Anyone flagged by the program is screened several times by the police and local officials. If a formal referral is made, the person is encouraged to take part in Channel, the de-radicalization program. This often involves an imam who plays the role of counselor, psychotherapist and religious scholar.
Intervention is voluntary because referred individuals are in what the government calls a “pre-criminal” stage.
The teenager from Blackburn and his family, for example, refused to participate in Channel after a referral from Prevent in July 2013 and another in November 2014. Although he was within his rights to decline, he was nonetheless put into a special school for youngsters showing unruly behavior.
In court later, the schoolboy said that his exclusion from regular school further radicalized him. That culminated in threats he made against a teacher in early 2015 that he wanted to “stab him in the neck with his pencil and kill him like halal.” He told another: “You are on my beheading list.”

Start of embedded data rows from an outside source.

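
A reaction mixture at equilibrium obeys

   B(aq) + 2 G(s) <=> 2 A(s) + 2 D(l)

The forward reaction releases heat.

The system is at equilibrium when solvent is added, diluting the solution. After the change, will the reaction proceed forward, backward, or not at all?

left

Dilution lowers every aqueous concentration by the same factor. Δn_aq = 0 − 1 = -1, so the system shifts toward the side with more dissolved moles — to the left.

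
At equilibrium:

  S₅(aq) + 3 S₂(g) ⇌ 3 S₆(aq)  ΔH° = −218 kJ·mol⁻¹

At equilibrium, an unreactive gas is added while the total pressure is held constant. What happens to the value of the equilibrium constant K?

The equilibrium constant depends only on temperature. This perturbation may move the position of equilibrium, but since T is unchanged, K itself is unchanged.

unchanged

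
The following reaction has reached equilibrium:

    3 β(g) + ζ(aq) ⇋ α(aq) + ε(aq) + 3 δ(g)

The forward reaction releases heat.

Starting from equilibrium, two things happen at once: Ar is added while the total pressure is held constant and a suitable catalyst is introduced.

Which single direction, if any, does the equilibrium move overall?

no shift

Adding inert gas at constant total pressure expands the volume, scaling every reacting partial pressure by the same factor. Δn_gas = 3 − 3 = 0, so Q is unchanged — no shift.
A catalyst speeds both forward and reverse rates equally; it changes neither Q nor K — no shift from this change.
None of the changes alters Q relative to K, so there is no net shift.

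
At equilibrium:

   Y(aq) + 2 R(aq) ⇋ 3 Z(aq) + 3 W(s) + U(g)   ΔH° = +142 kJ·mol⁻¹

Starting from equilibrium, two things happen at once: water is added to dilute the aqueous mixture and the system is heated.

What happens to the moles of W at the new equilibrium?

increases

Dilution scales every aqueous concentration by the same factor. Δn_aq = 3 − 3 = 0, so Q is unchanged — no shift.
The forward reaction is endothermic. Raising T favours the endothermic direction — shift to the right.
The net shift is to the right. W is a product, so its amount increases.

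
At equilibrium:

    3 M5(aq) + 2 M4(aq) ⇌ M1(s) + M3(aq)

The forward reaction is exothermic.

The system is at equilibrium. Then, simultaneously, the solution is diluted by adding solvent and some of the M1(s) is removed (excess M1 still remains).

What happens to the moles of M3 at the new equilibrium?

Dilution lowers every aqueous concentration by the same factor. Δn_aq = 1 − 5 = -4, so the system shifts toward the side with more dissolved moles — to the left.
M1 is a pure solid; its activity is 1 regardless of amount, so Q is unaffected — no shift from this change.
The net shift is to the left. M3 is a product, so its amount decreases.

decreases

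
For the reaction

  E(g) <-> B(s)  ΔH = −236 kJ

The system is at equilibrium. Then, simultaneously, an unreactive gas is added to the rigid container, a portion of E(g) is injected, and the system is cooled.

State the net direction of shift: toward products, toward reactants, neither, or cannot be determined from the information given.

right

At constant volume, adding an inert gas leaves every reacting species' partial pressure unchanged, so Q is unchanged — no shift from this change.
Adding E (g), a reactant, drives the reaction to the right.
The forward reaction is exothermic. Lowering T favours the exothermic direction — shift to the right.
Only the nonzero effect(s) matter; the net shift is to the right.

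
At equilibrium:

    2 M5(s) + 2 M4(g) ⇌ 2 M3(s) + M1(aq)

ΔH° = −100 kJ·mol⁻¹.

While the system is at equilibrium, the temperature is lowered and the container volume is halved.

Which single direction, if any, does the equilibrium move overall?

The forward reaction is exothermic. Lowering T favours the exothermic direction — shift to the right.
Gas moles: reactants 2, products 0 (Δn_gas = -2). Compression shifts the system toward the side with fewer moles of gas — to the right.
All effects act in the same direction — net shift to the right.

right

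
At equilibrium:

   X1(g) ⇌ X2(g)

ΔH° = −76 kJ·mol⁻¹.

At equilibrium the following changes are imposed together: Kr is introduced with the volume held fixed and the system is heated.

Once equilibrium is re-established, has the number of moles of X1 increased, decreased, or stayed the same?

At constant volume, adding an inert gas leaves every reacting species' partial pressure unchanged, so Q is unchanged — no shift from this change.
The forward reaction is exothermic. Raising T favours the endothermic direction — shift to the left.
The net shift is to the left. X1 is a reactant, so its amount increases.

increases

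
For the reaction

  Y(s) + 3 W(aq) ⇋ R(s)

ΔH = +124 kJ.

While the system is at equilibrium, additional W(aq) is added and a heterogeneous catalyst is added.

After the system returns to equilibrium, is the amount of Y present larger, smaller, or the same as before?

Adding W (aq), a reactant, drives the reaction to the right.
A catalyst speeds both forward and reverse rates equally; it changes neither Q nor K — no shift from this change.
The net shift is to the right. Y is a reactant, so its amount decreases.

decreases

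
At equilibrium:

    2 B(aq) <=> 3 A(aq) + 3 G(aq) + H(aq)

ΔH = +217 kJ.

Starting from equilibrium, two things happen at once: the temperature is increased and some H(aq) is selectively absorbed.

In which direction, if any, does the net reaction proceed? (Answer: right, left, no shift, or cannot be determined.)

The forward reaction is endothermic. Raising T favours the endothermic direction — shift to the right.
Removing H (aq), a product, drives the reaction to the right.
All effects act in the same direction — net shift to the right.

right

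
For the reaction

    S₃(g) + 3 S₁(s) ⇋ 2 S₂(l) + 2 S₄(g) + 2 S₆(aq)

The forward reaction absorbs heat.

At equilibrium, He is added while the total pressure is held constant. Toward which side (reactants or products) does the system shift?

Adding inert gas at constant total pressure expands the volume and lowers every reacting partial pressure. With Δn_gas = 2 − 1 = +1, Q moves away from K toward the side with fewer gas moles, so the system shifts toward the side with more gas moles — to the right.

right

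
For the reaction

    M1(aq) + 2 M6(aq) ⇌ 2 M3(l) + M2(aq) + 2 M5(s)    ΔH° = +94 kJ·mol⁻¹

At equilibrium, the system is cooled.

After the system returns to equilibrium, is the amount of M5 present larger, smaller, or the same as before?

decreases

The forward reaction is endothermic. Lowering T favours the exothermic direction — shift to the left.
The net shift is to the left. M5 is a product, so its amount decreases.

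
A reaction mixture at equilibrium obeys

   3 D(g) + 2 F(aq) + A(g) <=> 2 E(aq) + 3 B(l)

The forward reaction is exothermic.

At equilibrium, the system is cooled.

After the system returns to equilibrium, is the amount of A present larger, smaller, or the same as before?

decreases

The forward reaction is exothermic. Lowering T favours the exothermic direction — shift to the right.
The net shift is to the right. A is a reactant, so its amount decreases.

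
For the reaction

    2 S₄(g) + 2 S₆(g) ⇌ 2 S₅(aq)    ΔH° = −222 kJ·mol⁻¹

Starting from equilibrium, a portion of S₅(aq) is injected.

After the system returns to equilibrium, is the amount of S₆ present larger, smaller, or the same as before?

Adding S₅ (aq), a product, drives the reaction to the left.
The net shift is to the left. S₆ is a reactant, so its amount increases.

increases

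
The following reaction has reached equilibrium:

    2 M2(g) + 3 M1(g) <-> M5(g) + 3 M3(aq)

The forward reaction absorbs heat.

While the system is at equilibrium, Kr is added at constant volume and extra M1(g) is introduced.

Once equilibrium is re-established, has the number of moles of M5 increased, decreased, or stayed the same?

At constant volume, adding an inert gas leaves every reacting species' partial pressure unchanged, so Q is unchanged — no shift from this change.
Adding M1 (g), a reactant, drives the reaction to the right.
The net shift is to the right. M5 is a product, so its amount increases.

increases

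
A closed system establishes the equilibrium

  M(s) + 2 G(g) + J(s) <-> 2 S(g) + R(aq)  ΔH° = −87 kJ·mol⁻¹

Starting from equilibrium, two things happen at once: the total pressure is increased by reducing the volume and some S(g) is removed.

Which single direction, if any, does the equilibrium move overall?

right

Gas moles: reactants 2, products 2. Δn_gas = 0, so a volume change leaves Q equal to K — no shift from this change.
Removing S (g), a product, drives the reaction to the right.
Only the nonzero effect(s) matter; the net shift is to the right.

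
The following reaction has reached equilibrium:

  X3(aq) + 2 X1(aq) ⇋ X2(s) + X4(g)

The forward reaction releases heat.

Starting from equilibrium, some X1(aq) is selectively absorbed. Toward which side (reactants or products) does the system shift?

left

Removing X1 (aq), a reactant, drives the reaction to the left.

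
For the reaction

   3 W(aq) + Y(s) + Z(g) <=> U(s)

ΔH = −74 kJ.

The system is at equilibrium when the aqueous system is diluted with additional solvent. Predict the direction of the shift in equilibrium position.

left

Dilution lowers every aqueous concentration by the same factor. Δn_aq = 0 − 3 = -3, so the system shifts toward the side with more dissolved moles — to the left.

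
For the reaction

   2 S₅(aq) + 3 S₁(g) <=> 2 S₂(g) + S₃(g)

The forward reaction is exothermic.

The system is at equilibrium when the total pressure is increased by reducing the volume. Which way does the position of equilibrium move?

no shift

Gas moles: reactants 3, products 3. Δn_gas = 0, so a volume change leaves Q equal to K — no shift from this change.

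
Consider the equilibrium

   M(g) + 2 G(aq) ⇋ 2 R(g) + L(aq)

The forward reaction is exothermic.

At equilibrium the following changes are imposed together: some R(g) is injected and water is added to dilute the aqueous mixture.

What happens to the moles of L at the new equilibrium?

Adding R (g), a product, drives the reaction to the left.
Dilution lowers every aqueous concentration by the same factor. Δn_aq = 1 − 2 = -1, so the system shifts toward the side with more dissolved moles — to the left.
The net shift is to the left. L is a product, so its amount decreases.

decreases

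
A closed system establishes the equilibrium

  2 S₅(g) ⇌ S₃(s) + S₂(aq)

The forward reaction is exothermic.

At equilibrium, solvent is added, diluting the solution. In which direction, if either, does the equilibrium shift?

Dilution lowers every aqueous concentration by the same factor. Δn_aq = 1 − 0 = +1, so the system shifts toward the side with more dissolved moles — to the right.

right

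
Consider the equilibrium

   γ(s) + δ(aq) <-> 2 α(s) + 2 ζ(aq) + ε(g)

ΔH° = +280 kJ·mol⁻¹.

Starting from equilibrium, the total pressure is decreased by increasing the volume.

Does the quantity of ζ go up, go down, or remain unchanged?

increases

Gas moles: reactants 0, products 1 (Δn_gas = +1). Expansion shifts the system toward the side with more moles of gas — to the right.
The net shift is to the right. ζ is a product, so its amount increases.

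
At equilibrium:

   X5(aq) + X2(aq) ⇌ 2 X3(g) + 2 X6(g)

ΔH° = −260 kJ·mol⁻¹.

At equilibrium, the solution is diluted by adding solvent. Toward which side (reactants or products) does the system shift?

left

Dilution lowers every aqueous concentration by the same factor. Δn_aq = 0 − 2 = -2, so the system shifts toward the side with more dissolved moles — to the left.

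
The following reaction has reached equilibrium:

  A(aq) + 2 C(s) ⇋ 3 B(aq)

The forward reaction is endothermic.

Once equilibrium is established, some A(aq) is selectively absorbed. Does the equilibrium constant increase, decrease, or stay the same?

The equilibrium constant depends only on temperature. This perturbation may move the position of equilibrium, but since T is unchanged, K itself is unchanged.

unchanged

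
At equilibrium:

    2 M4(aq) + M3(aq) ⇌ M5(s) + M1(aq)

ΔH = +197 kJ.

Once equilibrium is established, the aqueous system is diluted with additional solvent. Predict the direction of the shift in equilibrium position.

Dilution lowers every aqueous concentration by the same factor. Δn_aq = 1 − 3 = -2, so the system shifts toward the side with more dissolved moles — to the left.

left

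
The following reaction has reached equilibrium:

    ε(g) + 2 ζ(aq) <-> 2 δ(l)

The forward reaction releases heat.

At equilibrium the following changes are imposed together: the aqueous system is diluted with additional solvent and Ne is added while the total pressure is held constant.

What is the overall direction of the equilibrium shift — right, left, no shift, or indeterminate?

Dilution lowers every aqueous concentration by the same factor. Δn_aq = 0 − 2 = -2, so the system shifts toward the side with more dissolved moles — to the left.
Adding inert gas at constant total pressure expands the volume and lowers every reacting partial pressure. With Δn_gas = 0 − 1 = -1, Q moves away from K toward the side with fewer gas moles, so the system shifts toward the side with more gas moles — to the left.
All effects act in the same direction — net shift to the left.

left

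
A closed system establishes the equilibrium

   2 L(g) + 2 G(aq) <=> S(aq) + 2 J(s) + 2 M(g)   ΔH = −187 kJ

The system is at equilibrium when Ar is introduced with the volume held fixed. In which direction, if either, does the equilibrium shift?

no shift

At constant volume, adding an inert gas leaves every reacting species' partial pressure unchanged, so Q is unchanged — no shift from this change.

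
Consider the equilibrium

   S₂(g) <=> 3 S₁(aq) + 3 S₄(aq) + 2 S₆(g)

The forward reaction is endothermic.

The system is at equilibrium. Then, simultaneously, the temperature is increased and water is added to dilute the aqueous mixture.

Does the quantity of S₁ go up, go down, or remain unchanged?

increases

The forward reaction is endothermic. Raising T favours the endothermic direction — shift to the right.
Dilution lowers every aqueous concentration by the same factor. Δn_aq = 6 − 0 = +6, so the system shifts toward the side with more dissolved moles — to the right.
The net shift is to the right. S₁ is a product, so its amount increases.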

When the police arrested him over the threats, they uncovered the terrorist plot in Australia. His phone contained images of the Islamic State, a Twitter account with 24,000 followers, Internet searches for bomb recipes, and encrypted instructions to a militant to behead a victim and run over police officers. Pretending to be a much older man, the teenager advised the militant on using a knife with a handle “perfect for tearing through throat.”
In the first six months of 2015, a total of 3,228 referrals were made, according to the latest figures from the National Police Chiefs’ Council.
Two-thirds of the referrals came from schools, social services and health care practitioners. Less than 10 percent came from local communities, suggesting that Muslims, among others, view Prevent with suspicion. As a result of the referrals, 46 people were prevented from traveling to Syria and 225 “are being successfully dissuaded from undertaking extremist activity related to Syria,” the police chiefs’ council said. A majority of referrals were of Muslims.
But success on the individual level can come at a cost.
Shashank Joshi, a senior research fellow at the Royal United Services Institute, said he was concerned that even “peaceful, legitimate debate could be dragged into the clutches of a security state.” That could undermine the government’s efforts and drive true extremists deeper underground, he said.
Some Muslims say they have been unfairly singled out and that Prevent has increased distrust of the government.
The program is “very subjective, and it very much depends on which eyes are looking,” said Mohammed Khaliel, an independent adviser to the Metropolitan Police in Prevent-related matters.
“It’s disproportionately focused on Muslims when the government says it isn’t,” he said. Occasional news reports about children being interrogated over spelling mistakes (living in a “terrorist” instead of “terraced” house, in one recent case) has stoked further anger, he added.
The London-based Waltham Forest Council of Mosques, which represents 70,000 worshipers, said in a statement that it had “no confidence in Prevent” and called the program racist. It reacted angrily to a questionnaire distributed by the Waltham Forest Council last year that asked primary-school children about their beliefs. Children were asked to respond to statements including: “Religious books are to be understood word for word,” “I believe my religion is the only correct one,” and “I would do what a grown-up told me to do even if it seemed odd to me.”
In the case of the Blackburn schoolboy, his lawyer said he knew that what he had done was wrong, but the presiding judge said that the teenager had paid only “lip service” to attempts to reform him.
The boy is being put through a mandatory program in a youth detention center and may be released from custody in five years, but only if he is considered purged of Islamic State views.